А потом совершенно вдруг мы вошли в какую-то странную пустоту. Лес как лес, не изменился, деревья росли, только исчезли все. И вокруг никого, только какая-то жуткая тишина, даже птицы куда-то делись, короедами подавились, что ли…
Я никак это обстоятельство не мог объяснить, так, предполагал только разное. Ну, к примеру, животные могли уйти из-за диких. Дикие мяса не жрут, но жить рядом с ними никто не захочет, они вонючие и беспокойные, хуже обезьян.
Или из-за стихийного бедствия. Я читал, что многие животные очень хорошо предчувствуют разные опасные события. Пожары, ураганы, извержения вулканов и даже настоящие цунами, звери предвосхищают их издали. Цунами еще только через месяц собирается, а акулы всякие, электрические скаты и прилипалы уже вовсю налаживаются подальше, в отмели, в ил зарываются.
Это, кстати, и по Волку виднелось, хотя он и не скат, а все предчувствовал. Вот, устроимся на ночевку, огонь запалим, заварим чагу со смородиновыми почками, и уже расслабление такое, и уже все в порядке, и книжку открываешь, «Исландскую новеллу» или «Очищение организма перекисью водорода», полный консилиум, одним словом, экстра, лежи себе, радуйся жизни. И вдруг Волк как начнет возиться! Как начнет перекладываться, блох выкусывать, чесаться, подвывать и в небо посматривать так тоскливо-тоскливо, так грустно-грустно, что самому страшно становится. Понимаю я, что не нравится Волку эта ночевка, не хочется ему тут задерживаться, словно на ежах он весь, словно стрекоза ему в легкие залетела.

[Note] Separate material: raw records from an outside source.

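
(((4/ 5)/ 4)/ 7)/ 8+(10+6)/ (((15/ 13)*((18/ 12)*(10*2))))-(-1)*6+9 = 194869/ 12600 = 15.47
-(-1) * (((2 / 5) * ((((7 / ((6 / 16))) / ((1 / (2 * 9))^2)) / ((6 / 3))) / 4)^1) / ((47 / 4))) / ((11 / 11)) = 25.74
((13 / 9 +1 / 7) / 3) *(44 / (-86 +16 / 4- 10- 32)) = -1100 / 5859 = -0.19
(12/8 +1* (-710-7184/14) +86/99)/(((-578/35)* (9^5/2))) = 497645/198758934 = 0.00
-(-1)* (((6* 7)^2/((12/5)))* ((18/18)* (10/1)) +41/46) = 338141/46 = 7350.89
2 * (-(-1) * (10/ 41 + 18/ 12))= 143/ 41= 3.49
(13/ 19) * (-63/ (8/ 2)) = -819/ 76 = -10.78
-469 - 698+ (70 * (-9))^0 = -1166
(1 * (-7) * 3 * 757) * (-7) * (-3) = -333837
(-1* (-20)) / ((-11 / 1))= -20 / 11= -1.82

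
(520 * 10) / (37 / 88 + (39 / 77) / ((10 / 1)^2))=80080000 / 6553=12220.36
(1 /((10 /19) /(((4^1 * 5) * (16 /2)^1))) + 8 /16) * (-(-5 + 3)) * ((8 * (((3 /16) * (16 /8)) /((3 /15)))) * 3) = 27405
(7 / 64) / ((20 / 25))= 35 / 256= 0.14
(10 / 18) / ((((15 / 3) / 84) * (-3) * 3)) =-28 / 27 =-1.04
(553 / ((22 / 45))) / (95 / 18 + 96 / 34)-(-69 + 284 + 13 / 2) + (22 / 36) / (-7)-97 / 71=-10164060334 / 121974237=-83.33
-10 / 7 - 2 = -24 / 7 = -3.43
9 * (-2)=-18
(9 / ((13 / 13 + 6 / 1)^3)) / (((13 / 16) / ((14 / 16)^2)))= 9 / 364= 0.02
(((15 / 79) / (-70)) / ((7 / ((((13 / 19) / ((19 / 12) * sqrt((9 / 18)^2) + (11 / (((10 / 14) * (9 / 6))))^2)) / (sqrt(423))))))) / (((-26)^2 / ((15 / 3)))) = -1125 * sqrt(47) / 8590117430167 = -0.00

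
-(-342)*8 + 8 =2744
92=92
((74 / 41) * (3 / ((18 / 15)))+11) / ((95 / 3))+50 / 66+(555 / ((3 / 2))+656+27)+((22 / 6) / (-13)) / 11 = 1761557177 / 1670955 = 1054.22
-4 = -4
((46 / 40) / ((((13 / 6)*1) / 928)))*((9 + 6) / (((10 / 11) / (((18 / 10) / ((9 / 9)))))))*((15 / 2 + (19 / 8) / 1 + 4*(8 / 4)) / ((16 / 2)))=32686.34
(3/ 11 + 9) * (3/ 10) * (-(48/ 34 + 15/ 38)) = -10503/ 2090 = -5.03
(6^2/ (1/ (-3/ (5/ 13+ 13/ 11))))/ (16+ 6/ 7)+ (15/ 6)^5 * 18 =827757/ 472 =1753.72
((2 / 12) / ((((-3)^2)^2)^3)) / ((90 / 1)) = 1 / 286978140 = 0.00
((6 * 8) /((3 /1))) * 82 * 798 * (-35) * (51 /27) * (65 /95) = -142076480 /3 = -47358826.67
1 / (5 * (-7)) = -1 / 35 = -0.03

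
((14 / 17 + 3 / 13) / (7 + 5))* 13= 233 / 204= 1.14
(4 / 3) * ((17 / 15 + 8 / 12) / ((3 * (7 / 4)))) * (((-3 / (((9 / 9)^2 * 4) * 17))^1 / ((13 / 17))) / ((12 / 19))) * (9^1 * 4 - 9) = -513 / 455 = -1.13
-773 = -773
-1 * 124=-124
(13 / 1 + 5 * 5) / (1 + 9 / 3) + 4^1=27 / 2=13.50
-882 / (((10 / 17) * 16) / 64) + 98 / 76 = -1139299 / 190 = -5996.31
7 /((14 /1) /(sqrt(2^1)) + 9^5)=413343 /3486784303 - 49 * sqrt(2) /3486784303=0.00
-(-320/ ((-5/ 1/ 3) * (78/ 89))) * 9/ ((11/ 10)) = -256320/ 143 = -1792.45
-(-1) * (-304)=-304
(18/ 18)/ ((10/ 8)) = 4/ 5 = 0.80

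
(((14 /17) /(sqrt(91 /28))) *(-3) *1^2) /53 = -84 *sqrt(13) /11713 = -0.03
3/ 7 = 0.43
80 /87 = 0.92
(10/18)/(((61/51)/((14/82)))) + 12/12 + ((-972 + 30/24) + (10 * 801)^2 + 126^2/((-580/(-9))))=279204925877887/4351740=64159376.68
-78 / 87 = -26 / 29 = -0.90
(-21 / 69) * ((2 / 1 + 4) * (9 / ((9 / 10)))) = -420 / 23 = -18.26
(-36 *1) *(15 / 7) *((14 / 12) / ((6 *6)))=-5 / 2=-2.50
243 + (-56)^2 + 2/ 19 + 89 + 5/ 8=527247/ 152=3468.73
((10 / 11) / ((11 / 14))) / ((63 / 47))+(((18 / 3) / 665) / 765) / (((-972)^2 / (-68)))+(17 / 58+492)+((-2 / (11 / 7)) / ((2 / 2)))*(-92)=1261288999251833 / 2066849336475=610.25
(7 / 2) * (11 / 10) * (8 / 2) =77 / 5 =15.40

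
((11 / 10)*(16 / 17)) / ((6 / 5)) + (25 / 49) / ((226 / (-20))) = 230878 / 282387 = 0.82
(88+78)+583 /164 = 27807 /164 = 169.55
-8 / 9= -0.89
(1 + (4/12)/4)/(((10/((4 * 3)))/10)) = 13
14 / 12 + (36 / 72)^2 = 1.42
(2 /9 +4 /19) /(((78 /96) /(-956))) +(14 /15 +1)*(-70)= -1432750 /2223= -644.51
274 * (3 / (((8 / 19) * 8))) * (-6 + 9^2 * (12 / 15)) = 1147923 / 80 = 14349.04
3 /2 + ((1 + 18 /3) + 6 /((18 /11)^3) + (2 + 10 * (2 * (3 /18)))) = 14777 /972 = 15.20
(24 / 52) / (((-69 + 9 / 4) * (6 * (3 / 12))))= -16 / 3471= -0.00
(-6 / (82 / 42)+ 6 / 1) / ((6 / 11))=220 / 41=5.37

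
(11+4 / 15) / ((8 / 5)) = 169 / 24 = 7.04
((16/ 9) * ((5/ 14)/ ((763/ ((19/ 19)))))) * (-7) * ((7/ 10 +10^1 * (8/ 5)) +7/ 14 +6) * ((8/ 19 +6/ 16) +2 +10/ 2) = -45820/ 43491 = -1.05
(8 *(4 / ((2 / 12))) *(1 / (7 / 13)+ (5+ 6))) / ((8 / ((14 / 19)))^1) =227.37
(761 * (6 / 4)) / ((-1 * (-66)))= 761 / 44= 17.30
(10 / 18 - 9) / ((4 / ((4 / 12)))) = -19 / 27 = -0.70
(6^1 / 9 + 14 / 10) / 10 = 31 / 150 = 0.21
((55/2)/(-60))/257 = -11/6168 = -0.00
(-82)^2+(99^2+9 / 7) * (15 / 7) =1358716 / 49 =27728.90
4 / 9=0.44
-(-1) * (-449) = -449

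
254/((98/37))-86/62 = 94.51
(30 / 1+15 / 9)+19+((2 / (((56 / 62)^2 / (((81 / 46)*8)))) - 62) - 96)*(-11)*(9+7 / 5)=239630198 / 16905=14175.11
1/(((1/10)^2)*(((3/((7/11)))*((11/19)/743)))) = 9881900/363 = 27222.87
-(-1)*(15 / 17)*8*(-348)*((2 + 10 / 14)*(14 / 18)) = -88160 / 17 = -5185.88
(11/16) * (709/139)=7799/2224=3.51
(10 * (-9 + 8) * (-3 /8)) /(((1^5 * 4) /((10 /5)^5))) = 30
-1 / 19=-0.05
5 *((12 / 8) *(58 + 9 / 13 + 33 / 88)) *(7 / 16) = 645015 / 3328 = 193.81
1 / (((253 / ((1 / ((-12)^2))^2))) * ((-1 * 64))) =-1 / 335757312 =-0.00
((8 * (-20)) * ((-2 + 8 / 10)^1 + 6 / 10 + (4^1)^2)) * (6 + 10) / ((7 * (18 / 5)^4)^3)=-2685546875 / 110712378300552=-0.00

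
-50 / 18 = -25 / 9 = -2.78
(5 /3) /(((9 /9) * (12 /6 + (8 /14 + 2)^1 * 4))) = 35 /258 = 0.14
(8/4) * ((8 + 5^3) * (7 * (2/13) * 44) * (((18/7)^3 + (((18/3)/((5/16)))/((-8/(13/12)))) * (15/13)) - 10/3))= 36713776/273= 134482.70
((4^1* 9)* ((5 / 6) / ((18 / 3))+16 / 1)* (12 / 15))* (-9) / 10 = -10458 / 25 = -418.32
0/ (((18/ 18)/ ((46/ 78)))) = 0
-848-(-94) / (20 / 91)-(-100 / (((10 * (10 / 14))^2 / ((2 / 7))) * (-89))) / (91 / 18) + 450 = 1718073 / 57850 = 29.70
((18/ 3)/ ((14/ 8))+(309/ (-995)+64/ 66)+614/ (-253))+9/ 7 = 15576758/ 5286435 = 2.95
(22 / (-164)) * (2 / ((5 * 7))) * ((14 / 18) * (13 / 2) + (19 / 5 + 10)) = -18667 / 129150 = -0.14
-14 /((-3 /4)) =56 /3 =18.67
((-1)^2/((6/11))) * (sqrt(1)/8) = 11/48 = 0.23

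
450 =450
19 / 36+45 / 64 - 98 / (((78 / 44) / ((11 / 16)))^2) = -1314997 / 97344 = -13.51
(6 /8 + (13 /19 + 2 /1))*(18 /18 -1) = 0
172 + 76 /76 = 173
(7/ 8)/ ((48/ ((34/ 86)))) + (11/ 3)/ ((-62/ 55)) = -553757/ 170624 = -3.25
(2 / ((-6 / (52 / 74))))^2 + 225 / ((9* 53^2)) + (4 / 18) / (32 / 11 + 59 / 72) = 12608307541 / 102202411617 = 0.12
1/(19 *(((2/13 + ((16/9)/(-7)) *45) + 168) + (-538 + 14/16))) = -0.00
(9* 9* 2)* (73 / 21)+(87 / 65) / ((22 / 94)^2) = 32349111 / 55055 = 587.58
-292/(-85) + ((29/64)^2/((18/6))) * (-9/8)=9353801/2785280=3.36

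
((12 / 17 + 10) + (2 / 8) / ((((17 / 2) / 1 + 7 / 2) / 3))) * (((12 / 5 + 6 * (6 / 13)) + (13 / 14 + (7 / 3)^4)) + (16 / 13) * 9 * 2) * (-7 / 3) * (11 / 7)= -137489395241 / 60147360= -2285.88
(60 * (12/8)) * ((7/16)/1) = 315/8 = 39.38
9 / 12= 0.75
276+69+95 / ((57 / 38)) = 408.33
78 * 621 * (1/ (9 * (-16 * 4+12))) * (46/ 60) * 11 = -17457/ 20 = -872.85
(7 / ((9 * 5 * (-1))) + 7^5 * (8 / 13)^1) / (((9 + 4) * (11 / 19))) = 10450741 / 7605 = 1374.19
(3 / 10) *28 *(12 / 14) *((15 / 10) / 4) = 27 / 10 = 2.70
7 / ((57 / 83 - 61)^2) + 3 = 75228331 / 25060036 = 3.00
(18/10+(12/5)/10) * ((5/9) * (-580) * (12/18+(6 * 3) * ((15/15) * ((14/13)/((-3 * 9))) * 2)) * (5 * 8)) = 788800/39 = 20225.64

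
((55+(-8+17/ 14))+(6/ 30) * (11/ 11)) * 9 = 30501/ 70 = 435.73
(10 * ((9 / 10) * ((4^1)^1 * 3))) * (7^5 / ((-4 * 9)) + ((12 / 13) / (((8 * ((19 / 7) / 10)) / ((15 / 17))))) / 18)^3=-10988254207.51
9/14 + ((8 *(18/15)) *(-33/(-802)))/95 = 1725363/2666650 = 0.65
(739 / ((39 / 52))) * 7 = 20692 / 3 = 6897.33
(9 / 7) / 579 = 3 / 1351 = 0.00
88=88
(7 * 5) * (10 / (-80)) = -35 / 8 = -4.38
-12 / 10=-6 / 5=-1.20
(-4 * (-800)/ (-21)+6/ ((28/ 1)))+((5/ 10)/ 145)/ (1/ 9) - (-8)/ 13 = -856847/ 5655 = -151.52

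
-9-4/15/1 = -139/15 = -9.27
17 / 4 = 4.25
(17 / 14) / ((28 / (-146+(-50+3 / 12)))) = -8.49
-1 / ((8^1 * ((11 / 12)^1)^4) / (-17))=44064 / 14641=3.01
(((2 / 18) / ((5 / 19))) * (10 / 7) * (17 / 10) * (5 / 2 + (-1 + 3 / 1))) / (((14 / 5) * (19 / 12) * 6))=17 / 98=0.17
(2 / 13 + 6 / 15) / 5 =36 / 325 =0.11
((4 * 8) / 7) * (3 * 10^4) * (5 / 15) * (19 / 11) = 6080000 / 77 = 78961.04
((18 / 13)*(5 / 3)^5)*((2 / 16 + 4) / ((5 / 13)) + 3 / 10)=30625 / 156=196.31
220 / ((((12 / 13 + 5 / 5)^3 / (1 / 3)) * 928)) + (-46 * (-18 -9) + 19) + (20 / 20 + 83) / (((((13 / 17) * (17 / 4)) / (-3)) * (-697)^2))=17321561022674339 / 13736249475000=1261.01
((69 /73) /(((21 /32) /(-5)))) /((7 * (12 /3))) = -920 /3577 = -0.26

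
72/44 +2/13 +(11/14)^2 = 67479/28028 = 2.41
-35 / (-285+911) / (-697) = 35 / 436322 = 0.00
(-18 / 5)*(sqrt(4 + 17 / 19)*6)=-108*sqrt(1767) / 95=-47.79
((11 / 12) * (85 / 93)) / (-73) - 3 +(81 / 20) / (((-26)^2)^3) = -378945436190593 / 125833752195840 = -3.01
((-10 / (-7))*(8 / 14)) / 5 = 8 / 49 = 0.16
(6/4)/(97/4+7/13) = 78/1289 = 0.06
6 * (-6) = -36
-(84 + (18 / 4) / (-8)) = -1335 / 16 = -83.44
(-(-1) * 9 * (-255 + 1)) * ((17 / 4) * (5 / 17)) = -5715 / 2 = -2857.50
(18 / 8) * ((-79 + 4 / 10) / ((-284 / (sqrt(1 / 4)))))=3537 / 11360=0.31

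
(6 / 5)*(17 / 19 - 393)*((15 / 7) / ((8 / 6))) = -756.20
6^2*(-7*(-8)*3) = 6048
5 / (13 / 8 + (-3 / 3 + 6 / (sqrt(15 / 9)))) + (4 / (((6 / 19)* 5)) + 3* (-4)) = -978754 / 101805 + 1920* sqrt(15) / 6787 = -8.52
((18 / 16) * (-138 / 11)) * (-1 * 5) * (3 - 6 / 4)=9315 / 88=105.85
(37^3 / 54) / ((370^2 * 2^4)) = 37 / 86400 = 0.00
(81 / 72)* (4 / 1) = 9 / 2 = 4.50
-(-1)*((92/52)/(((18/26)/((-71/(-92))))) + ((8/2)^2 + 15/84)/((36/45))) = 22.20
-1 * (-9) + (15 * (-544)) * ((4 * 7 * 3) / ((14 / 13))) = -636471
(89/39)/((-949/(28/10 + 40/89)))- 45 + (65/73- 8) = -3214862/61685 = -52.12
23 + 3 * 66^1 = 221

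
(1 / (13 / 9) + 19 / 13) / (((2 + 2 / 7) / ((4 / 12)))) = 49 / 156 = 0.31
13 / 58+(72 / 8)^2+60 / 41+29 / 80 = 7899721 / 95120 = 83.05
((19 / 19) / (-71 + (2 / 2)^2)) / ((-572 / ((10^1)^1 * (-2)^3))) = -2 / 1001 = -0.00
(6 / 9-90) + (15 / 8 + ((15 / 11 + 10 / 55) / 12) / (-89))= -684985 / 7832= -87.46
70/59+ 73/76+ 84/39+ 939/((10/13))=357038737/291460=1225.00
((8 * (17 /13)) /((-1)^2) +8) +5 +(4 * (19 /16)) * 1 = 1467 /52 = 28.21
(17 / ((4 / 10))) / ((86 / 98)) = 4165 / 86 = 48.43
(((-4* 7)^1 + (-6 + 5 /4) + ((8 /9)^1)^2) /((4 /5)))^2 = 2680650625 /1679616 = 1595.99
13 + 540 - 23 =530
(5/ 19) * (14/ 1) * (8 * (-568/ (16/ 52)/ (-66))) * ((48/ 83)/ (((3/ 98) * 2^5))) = 25327120/ 52041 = 486.68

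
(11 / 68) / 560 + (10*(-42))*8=-127948789 / 38080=-3360.00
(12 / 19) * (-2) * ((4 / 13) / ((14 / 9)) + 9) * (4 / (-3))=26784 / 1729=15.49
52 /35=1.49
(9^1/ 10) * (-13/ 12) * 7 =-273/ 40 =-6.82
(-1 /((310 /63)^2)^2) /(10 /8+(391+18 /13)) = -68262831 /15752959457500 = -0.00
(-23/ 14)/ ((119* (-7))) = 0.00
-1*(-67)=67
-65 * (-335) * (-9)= -195975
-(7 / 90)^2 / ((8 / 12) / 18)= -49 / 300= -0.16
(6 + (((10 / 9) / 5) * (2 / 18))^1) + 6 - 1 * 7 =407 / 81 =5.02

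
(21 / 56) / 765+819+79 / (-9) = 4958563 / 6120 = 810.22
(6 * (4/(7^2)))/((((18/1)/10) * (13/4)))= 160/1911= 0.08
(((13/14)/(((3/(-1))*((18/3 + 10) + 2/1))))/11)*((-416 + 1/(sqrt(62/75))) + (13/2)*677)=-103597/16632 - 65*sqrt(186)/515592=-6.23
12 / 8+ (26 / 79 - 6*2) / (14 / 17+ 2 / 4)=-7.32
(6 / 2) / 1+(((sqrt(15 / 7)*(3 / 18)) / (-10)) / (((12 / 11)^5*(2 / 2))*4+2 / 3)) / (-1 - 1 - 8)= 3.00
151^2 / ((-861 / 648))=-4925016 / 287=-17160.33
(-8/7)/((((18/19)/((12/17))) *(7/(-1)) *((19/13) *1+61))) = 988/507297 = 0.00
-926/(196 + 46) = -3.83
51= 51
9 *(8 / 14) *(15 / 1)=540 / 7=77.14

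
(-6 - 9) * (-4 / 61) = 60 / 61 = 0.98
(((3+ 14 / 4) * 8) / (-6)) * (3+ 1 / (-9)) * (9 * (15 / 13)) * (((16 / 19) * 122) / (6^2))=-126880 / 171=-741.99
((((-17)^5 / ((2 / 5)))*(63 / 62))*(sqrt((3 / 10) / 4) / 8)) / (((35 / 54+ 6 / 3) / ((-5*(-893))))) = -10783764220005*sqrt(30) / 283712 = -208186855.62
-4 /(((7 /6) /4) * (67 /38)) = -3648 /469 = -7.78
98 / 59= 1.66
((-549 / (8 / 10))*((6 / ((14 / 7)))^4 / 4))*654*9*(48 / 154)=-1963084005 / 77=-25494597.47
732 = 732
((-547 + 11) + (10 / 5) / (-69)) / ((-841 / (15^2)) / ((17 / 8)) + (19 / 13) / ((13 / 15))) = 7969558350 / 1078861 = 7387.01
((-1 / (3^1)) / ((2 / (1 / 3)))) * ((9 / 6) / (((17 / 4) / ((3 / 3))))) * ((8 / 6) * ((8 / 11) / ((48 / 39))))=-26 / 1683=-0.02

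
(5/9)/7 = 5/63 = 0.08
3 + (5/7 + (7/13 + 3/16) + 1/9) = 59641/13104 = 4.55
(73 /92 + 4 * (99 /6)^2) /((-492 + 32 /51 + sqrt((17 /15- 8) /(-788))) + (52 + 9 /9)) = -112603519616595 /45295086334457- 86926287 * sqrt(304365) /90590172668914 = -2.49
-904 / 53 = -17.06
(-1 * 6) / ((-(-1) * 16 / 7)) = -21 / 8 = -2.62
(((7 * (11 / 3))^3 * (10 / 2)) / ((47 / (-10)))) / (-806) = 11413325 / 511407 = 22.32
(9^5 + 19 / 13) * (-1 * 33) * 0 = 0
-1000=-1000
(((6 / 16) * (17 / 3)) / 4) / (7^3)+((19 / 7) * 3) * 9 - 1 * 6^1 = 738545 / 10976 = 67.29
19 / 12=1.58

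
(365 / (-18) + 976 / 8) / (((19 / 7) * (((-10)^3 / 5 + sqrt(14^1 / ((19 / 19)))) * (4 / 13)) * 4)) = -4165525 / 27350424- 166621 * sqrt(14) / 218803392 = -0.16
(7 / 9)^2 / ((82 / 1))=49 / 6642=0.01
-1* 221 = -221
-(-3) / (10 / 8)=12 / 5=2.40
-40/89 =-0.45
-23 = -23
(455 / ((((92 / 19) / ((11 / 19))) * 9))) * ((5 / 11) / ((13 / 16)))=700 / 207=3.38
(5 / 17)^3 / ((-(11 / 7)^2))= -6125 / 594473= -0.01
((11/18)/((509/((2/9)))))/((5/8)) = 88/206145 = 0.00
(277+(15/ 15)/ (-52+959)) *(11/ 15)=552728/ 2721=203.13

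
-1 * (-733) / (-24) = -733 / 24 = -30.54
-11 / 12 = -0.92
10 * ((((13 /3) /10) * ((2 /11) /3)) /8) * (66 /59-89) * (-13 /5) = 175253 /23364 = 7.50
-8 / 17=-0.47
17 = 17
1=1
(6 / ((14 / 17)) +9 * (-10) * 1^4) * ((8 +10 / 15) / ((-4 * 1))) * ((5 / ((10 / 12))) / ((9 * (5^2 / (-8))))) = -20072 / 525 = -38.23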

Ну и собираемся, в путь идем.
Отхлынем на километр, устроимся заново, и что же ты думаешь – в эту же ночь в место старой стоянки ударит звезда, и такая яма образуется, что хоть землянку ставь!
Нет, они чуют, у всех животных на опасность чутье, пожар еще через неделю случится, а дичь уже загодя разбегается, и нет разницы, в воде они живут или по суше перепрыгивают. Если бы у меня имелась такая чувствительность, я бы вообще жил просто здорово. Я бы даже дожди обходил, мне дожди очень не нравятся, землетрясения разные. Землетрясений, правда, на моей памяти не тряслось, и для цунами не было никакой почвы – до ближайшего моря полгода пути, вулканическая активность никак себя не проявляла, а лесные пожары, конечно, случались. Только летом. Летом, когда жара и грозы. Молния ударит – и горит. Лесу много, есть чему гореть.